Satellites reveal sudden Greenland ice melt
A massive ice sheet in Greenland has melted this month over an unusually larger area, which was detected after analysing radar data from the Indian Space Research Organisation's (ISRO) Oceansat-2 satellite.Updated: Jul 25, 2012 16:36 IST
A massive ice sheet in Greenland has melted this month over an unusually larger area, which was detected after analysing radar data from the Indian Space Research Organisation's (ISRO) Oceansat-2 satellite.
The "unprecedented" melting is highest in three decades of satellite observation, NASA said in a statement.
Melting even occurred at Greenland's coldest and highest place, Summit station. The thawed ice area jumped from 40% of the ice sheet to 97% in just four days from Jul 8 to 12.
Although about half of Greenland's ice sheet normally melts over the summer months, the speed and scale of this year's melting surprised scientists, who described the phenomenon as "extraordinary".

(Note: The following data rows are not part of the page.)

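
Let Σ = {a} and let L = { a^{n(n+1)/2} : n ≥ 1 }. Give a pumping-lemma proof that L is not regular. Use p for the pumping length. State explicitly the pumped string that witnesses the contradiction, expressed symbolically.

Assume L is regular. Let p be the pumping length given by the pumping lemma.
Take w = a^{p(p+1)/2} ∈ L with |w| = p(p+1)/2 ≥ p.
Write w = xyz as guaranteed by the lemma, with |xy| ≤ p and |y| ≥ 1.
Then y = a^k for some k with 1 ≤ k ≤ p.
Pump with i = 2: xy^2z = a^{p(p+1)/2+k}. Since 1 ≤ k ≤ p, p(p+1)/2 < p(p+1)/2+k ≤ p(p+1)/2+p < (p+1)(p+2)/2, so p(p+1)/2+k is strictly between consecutive triangular numbers. So xy^2z ∉ L.
This contradicts the pumping lemma, so L is not regular.

a^{p(p+1)/2+k}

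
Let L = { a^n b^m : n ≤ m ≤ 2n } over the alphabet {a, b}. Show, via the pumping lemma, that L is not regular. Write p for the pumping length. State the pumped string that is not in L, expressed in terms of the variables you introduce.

Suppose for contradiction that L is regular, and let p be the pumping length.
Take w = a^p b^p ∈ L (since p ≤ p ≤ 2p), with |w| = 2p ≥ p.
The pumping lemma gives a decomposition w = xyz where |xy| ≤ p and |y| > 0.
The first p characters of w are a's, so xy (and hence y) consists only of a's. Write y = a^k, 1 ≤ k ≤ p.
Pump with i = 2: xy^2z = a^{p+k} b^p. Now n = p+k > p = m, so the condition n ≤ m fails. Thus xy^2z ∉ L.
This contradicts the pumping lemma, so L is not regular.

a^{p+k} b^p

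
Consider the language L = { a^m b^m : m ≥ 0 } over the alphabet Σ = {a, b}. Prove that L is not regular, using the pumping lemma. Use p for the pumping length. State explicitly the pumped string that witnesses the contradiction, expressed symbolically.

Toward a contradiction, assume L is regular with pumping length p.
Choose w = a^p b^p, which is in L with |w| = 2p ≥ p.
By the pumping lemma, w = xyz with |xy| ≤ p and |y| ≥ 1.
Since the first p symbols of w are all a's and |xy| ≤ p, y lies entirely in the leading a-block: y = a^k for some k with 1 ≤ k ≤ p.
Pump with i = 2: xy^2z = a^{p+k} b^p. For this to lie in L we would need p = p+k, which forces k = 0. But k ≥ 1, so xy^2z ∉ L.
This contradicts the pumping lemma, so L is not regular.

a^{p+k} b^p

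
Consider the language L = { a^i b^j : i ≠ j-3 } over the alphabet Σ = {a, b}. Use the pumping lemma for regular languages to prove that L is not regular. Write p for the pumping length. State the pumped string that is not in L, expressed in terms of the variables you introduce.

Assume L is regular. Let p be the pumping length given by the pumping lemma.
Choose w = a^p b^{p+p!+3}. Since p ≠ (p+p!+3)-3 = p+p!, w ∈ L; and |w| ≥ p.
Write w = xyz as guaranteed by the lemma, with |xy| ≤ p and y is nonempty.
The first p characters of w are a's, so xy (and hence y) consists only of a's. Write y = a^k, 1 ≤ k ≤ p.
Since 1 ≤ k ≤ p, k divides p!; set t = 1 + p!/k. Then xy^t z has p + (p!/k)·k = p + p! copies of a. Now the a-count is p+p! and (b-count)-3 = (p+p!+3)-3 = p+p!, so i ≠ j-3 fails. So xy^t z = a^{p+p!} b^{p+p!+3} ∉ L.
Contradiction. Therefore L is not regular.

a^{p+p!} b^{p+p!+3}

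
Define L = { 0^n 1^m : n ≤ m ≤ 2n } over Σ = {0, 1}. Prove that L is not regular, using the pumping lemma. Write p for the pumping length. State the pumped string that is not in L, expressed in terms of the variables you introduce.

Assume L is regular. Let p be the pumping length given by the pumping lemma.
Take w = 0^p 1^p ∈ L (since p ≤ p ≤ 2p), with |w| = 2p ≥ p.
By the pumping lemma, w = xyz with |xy| ≤ p and |y| ≥ 1.
The first p characters of w are 0's, so xy (and hence y) consists only of 0's. Write y = 0^k, 1 ≤ k ≤ p.
Pump with i = 2: xy^2z = 0^{p+k} 1^p. Now n = p+k > p = m, so the condition n ≤ m fails. Thus xy^2z ∉ L.
This is a contradiction; hence L is not regular.

0^{p+k} 1^p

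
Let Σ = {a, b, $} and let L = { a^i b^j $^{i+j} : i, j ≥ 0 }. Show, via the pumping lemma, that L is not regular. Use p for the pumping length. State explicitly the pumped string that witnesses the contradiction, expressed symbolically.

a^{p+k} b^p $^{2p}

Suppose for contradiction that L is regular, and let p be the pumping length.
Take w = a^p b^p $^{2p} ∈ L (with i=j=p, i+j=2p), |w| = 4p ≥ p.
The pumping lemma gives a decomposition w = xyz where |xy| ≤ p and |y| > 0.
Because |xy| ≤ p and w begins with p copies of a, we have y = a^k with 1 ≤ k ≤ p.
Consider xy^2z = a^{p+k} b^p $^{2p}. Now the a- and b-counts sum to 2p+k, but the $-count is 2p ≠ 2p+k. So xy^2z ∉ L.
Contradiction. Therefore L is not regular.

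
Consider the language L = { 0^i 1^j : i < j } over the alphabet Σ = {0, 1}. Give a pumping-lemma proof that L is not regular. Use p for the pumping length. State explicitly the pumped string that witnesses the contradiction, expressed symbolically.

Suppose for contradiction that L is regular, and let p be the pumping length.
Choose w = 0^p 1^{p+1} ∈ L, with |w| = 2p+1 ≥ p.
Write w = xyz as guaranteed by the lemma, with |xy| ≤ p and |y| > 0.
Since the first p symbols of w are all 0's and |xy| ≤ p, y lies entirely in the leading 0-block: y = 0^k for some k with 1 ≤ k ≤ p.
Consider xy^2z = 0^{p+k} 1^{p+1}. Since k ≥ 1, the 0-count p+k is at least p+1, so i < j fails; thus xy^2z ∉ L.
This contradicts the pumping lemma, so L is not regular.

0^{p+k} 1^{p+1}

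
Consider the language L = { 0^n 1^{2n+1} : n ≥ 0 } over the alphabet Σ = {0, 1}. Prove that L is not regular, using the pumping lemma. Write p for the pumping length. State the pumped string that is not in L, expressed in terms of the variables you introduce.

0^{p+k} 1^{2p+1}

Toward a contradiction, assume L is regular with pumping length p.
Take w = 0^p 1^{2p+1}. Then w ∈ L and |w| = 3p+1 ≥ p.
The pumping lemma gives a decomposition w = xyz where |xy| ≤ p and |y| > 0.
Since the first p symbols of w are all 0's and |xy| ≤ p, y lies entirely in the leading 0-block: y = 0^k for some k with 1 ≤ k ≤ p.
Pump with i = 2: xy^2z = 0^{p+k} 1^{2p+1}. For this to lie in L we would need 2p+1 = 2(p+k)+1, which forces k = 0. But k ≥ 1, so xy^2z ∉ L.
This is a contradiction; hence L is not regular.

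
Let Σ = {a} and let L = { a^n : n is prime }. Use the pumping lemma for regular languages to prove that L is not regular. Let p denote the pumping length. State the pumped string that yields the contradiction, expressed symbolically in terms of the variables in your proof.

a^{q(1+k)}

Assume L is regular. Let p be the pumping length given by the pumping lemma.
Let q be a prime with q ≥ p+2 (infinitely many primes exist), and take w = a^q ∈ L with |w| = q ≥ p.
The pumping lemma gives a decomposition w = xyz where |xy| ≤ p and y is nonempty.
Then y = a^k for some k with 1 ≤ k ≤ p.
Since 1 ≤ k ≤ p, |xz| = q-k. Pump with i = q+1: |xy^{q+1}z| = (q-k)+(q+1)k = q+qk = q(1+k), which is composite (both factors ≥ 2). So xy^{q+1}z = a^{q(1+k)} ∉ L.
Contradiction. Therefore L is not regular.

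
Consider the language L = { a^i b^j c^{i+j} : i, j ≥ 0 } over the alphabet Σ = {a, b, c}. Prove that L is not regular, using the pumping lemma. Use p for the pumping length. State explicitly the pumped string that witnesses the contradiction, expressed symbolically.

a^{p+k} b^p c^{2p}

Suppose for contradiction that L is regular, and let p be the pumping length.
Take w = a^p b^p c^{2p} ∈ L (with i=j=p, i+j=2p), |w| = 4p ≥ p.
The pumping lemma gives a decomposition w = xyz where |xy| ≤ p and y is nonempty.
Since the first p symbols of w are all a's and |xy| ≤ p, y lies entirely in the leading a-block: y = a^k for some k with 1 ≤ k ≤ p.
Consider xy^2z = a^{p+k} b^p c^{2p}. Now the a- and b-counts sum to 2p+k, but the c-count is 2p ≠ 2p+k. So xy^2z ∉ L.
Contradiction. Therefore L is not regular.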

Son Nghiem of NASA's Jet Propulsion Laboratory in Pasadena, California, was analyzing radar data from the Indian Space Research Organisation's (ISRO) Oceansat-2 satellite last week when he noticed that most of Greenland appeared to have undergone surface melting on July 12.
"This was so extraordinary that at first I questioned the result: was this real or was it due to a data error?" Nghiem said.

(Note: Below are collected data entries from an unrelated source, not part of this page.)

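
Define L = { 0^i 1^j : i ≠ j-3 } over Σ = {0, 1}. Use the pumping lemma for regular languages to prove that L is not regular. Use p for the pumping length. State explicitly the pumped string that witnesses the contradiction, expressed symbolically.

Assume L is regular. Let p be the pumping length given by the pumping lemma.
Choose w = 0^p 1^{p+p!+3}. Since p ≠ (p+p!+3)-3 = p+p!, w ∈ L; and |w| ≥ p.
Write w = xyz as guaranteed by the lemma, with |xy| ≤ p and |y| > 0.
Since the first p symbols of w are all 0's and |xy| ≤ p, y lies entirely in the leading 0-block: y = 0^k for some k with 1 ≤ k ≤ p.
Since 1 ≤ k ≤ p, k divides p!; set t = 1 + p!/k. Then xy^t z has p + (p!/k)·k = p + p! copies of 0. Now the 0-count is p+p! and (1-count)-3 = (p+p!+3)-3 = p+p!, so i ≠ j-3 fails. So xy^t z = 0^{p+p!} 1^{p+p!+3} ∉ L.
Contradiction. Therefore L is not regular.

0^{p+p!} 1^{p+p!+3}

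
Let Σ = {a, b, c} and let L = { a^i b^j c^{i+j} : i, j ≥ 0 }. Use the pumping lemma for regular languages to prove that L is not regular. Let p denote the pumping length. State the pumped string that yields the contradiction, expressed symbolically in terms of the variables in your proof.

Assume L is regular; let p be its pumping constant.
Take w = a^p b^p c^{2p} ∈ L (with i=j=p, i+j=2p), |w| = 4p ≥ p.
Write w = xyz as guaranteed by the lemma, with |xy| ≤ p and |y| ≥ 1.
The first p characters of w are a's, so xy (and hence y) consists only of a's. Write y = a^k, 1 ≤ k ≤ p.
Consider xy^2z = a^{p+k} b^p c^{2p}. Now the a- and b-counts sum to 2p+k, but the c-count is 2p ≠ 2p+k. So xy^2z ∉ L.
This contradicts the pumping lemma, so L is not regular.

a^{p+k} b^p c^{2p}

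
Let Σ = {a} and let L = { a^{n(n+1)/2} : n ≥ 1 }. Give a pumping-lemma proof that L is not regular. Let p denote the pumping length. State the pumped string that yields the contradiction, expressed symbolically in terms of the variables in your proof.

a^{p(p+1)/2+k}

Toward a contradiction, assume L is regular with pumping length p.
Take w = a^{p(p+1)/2} ∈ L with |w| = p(p+1)/2 ≥ p.
Write w = xyz as guaranteed by the lemma, with |xy| ≤ p and |y| ≥ 1.
Then y = a^k for some k with 1 ≤ k ≤ p.
Pump with i = 2: xy^2z = a^{p(p+1)/2+k}. Since 1 ≤ k ≤ p, p(p+1)/2 < p(p+1)/2+k ≤ p(p+1)/2+p < (p+1)(p+2)/2, so p(p+1)/2+k is strictly between consecutive triangular numbers. So xy^2z ∉ L.
This is a contradiction; hence L is not regular.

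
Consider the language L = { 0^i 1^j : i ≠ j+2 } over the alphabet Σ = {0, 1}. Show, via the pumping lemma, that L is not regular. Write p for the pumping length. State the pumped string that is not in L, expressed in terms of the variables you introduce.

Toward a contradiction, assume L is regular with pumping length p.
Choose w = 0^p 1^{p+p!-2}. Since p ≠ (p+p!-2)+2 = p+p!, w ∈ L; and |w| ≥ p.
The pumping lemma gives a decomposition w = xyz where |xy| ≤ p and |y| ≥ 1.
The first p characters of w are 0's, so xy (and hence y) consists only of 0's. Write y = 0^k, 1 ≤ k ≤ p.
Since 1 ≤ k ≤ p, k divides p!; set t = 1 + p!/k. Then xy^t z has p + (p!/k)·k = p + p! copies of 0. Now the 0-count is p+p! and (1-count)+2 = (p+p!-2)+2 = p+p!, so i ≠ j+2 fails. So xy^t z = 0^{p+p!} 1^{p+p!-2} ∉ L.
Contradiction. Therefore L is not regular.

0^{p+p!} 1^{p+p!-2}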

Nasa said that nearly the entire ice cover of Greenland, from its thin, low-lying coastal edges to its centre, which is 3 km thick, experienced some degree of melting at its surface.
"Satellite observations are helping us understand how events like these may relate to one another as well as to the broader climate system," said Tom Wagner, NASA's cryosphere program manager in Washington.
He said that, because this Greenland-wide melting has happened before, Nasa is not yet able to determine whether this is a natural but rare event, or if it has been sparked by man-made global warming.
Scientists said they believed that much of Greenland's ice was already freezing again.
Until now, the most extensive melting seen by satellites in the past three decades was about 55 per cent of the area.
Ice last melted at Summit station in 1889, ice core records show.
The news comes just days after Nasa satellite imagery revealed that a massive iceberg, twice the size of Manhattan, had broken off a glacier in Greenland.